Dunn has yet to play, due to his ongoing recovery from ankle surgery. Bogdanovic has missed 25 games. Gallinari has missed nine.
The biggest move came when Schlenk made Bogdanovic an offer — four years for $72 million — the Sacramento Kings didn’t match.
Injuries to Bogdanovic and others have prevented Pierce from having a healthy roster, however.
Perhaps most disrupting to the Hawks’ progress was the loss of emerging star De’Andre Hunter to knee surgery.
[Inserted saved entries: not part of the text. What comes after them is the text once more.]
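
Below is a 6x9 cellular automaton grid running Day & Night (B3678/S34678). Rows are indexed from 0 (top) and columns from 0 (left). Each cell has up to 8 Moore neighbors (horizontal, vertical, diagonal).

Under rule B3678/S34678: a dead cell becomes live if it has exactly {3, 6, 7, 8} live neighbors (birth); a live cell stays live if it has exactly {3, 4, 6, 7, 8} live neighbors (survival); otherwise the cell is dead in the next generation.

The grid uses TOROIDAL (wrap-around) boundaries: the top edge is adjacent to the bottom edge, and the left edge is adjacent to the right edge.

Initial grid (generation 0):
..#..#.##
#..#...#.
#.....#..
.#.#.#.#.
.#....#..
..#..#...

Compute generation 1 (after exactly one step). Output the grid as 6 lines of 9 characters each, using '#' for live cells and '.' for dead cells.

Simulating step by step:
Generation 0 (given above): 17 live cells
Generation 1: 18 live cells
(generation 1 grid is the final answer)

Answer: .#.##...#
.#.....#.
.##.#.##.
#.#......
....###..
.#.....#.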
Hunter, who had become a scoring complement to Young and Collins, has missed 16 games.
The injuries were not enough to overcome management’s disappointment with the slow start. This was supposed to be the season the Hawks returned to the playoffs, and Pierce acknowledged before the campaign that it is time to win.
“Listen, it’s certainly been an issue,” Schlenk said of the injuries. “We’re not going to sit here and blame the injuries for where we are. But as we approach the trade deadline here in 24 days, it certainly makes it a little more difficult going into it not having a game this year, I don’t think, when we’ve been at full strength with all the guys we signed this summer.
“So, it makes it a little more challenging. But we’re not going to sit here and blame the injuries for where we are, either.”
Atlanta began 10-9, but it has lost 11 of its past 15.
The Hawks are on track for just a slight improvement over last season, when Atlanta went 20-47. The Hawks finished in a virtual tie for last in the Eastern Conference, percentage points ahead of the Cleveland Cavaliers. Atlanta was one of eight teams excluded from the NBA’s restart in 2020.
Philadelphia 76ers coach Doc Rivers said he was “really shocked” by Pierce’s firing.
“Really disappointed,” Rivers said. “I just talked to him, I want to say, five days ago. He just had a brand-new baby. This is a tough business, boy. It’s tough. I’ve always thought it was really difficult in a rebuild.
“Most of the rebuilds, unfortunately, go the way of Lloyd Pierce. You’re in the middle of the rebuild and then you blame the coach for the losses that you had no chance to win. Unfortunately, that’s just the way it’s worked in the league.”
Pierce, hired in 2018, was 63-120 (.344) with the Hawks, missing the playoffs in each of his two completed seasons.
Information from The Associated Press was used in this report.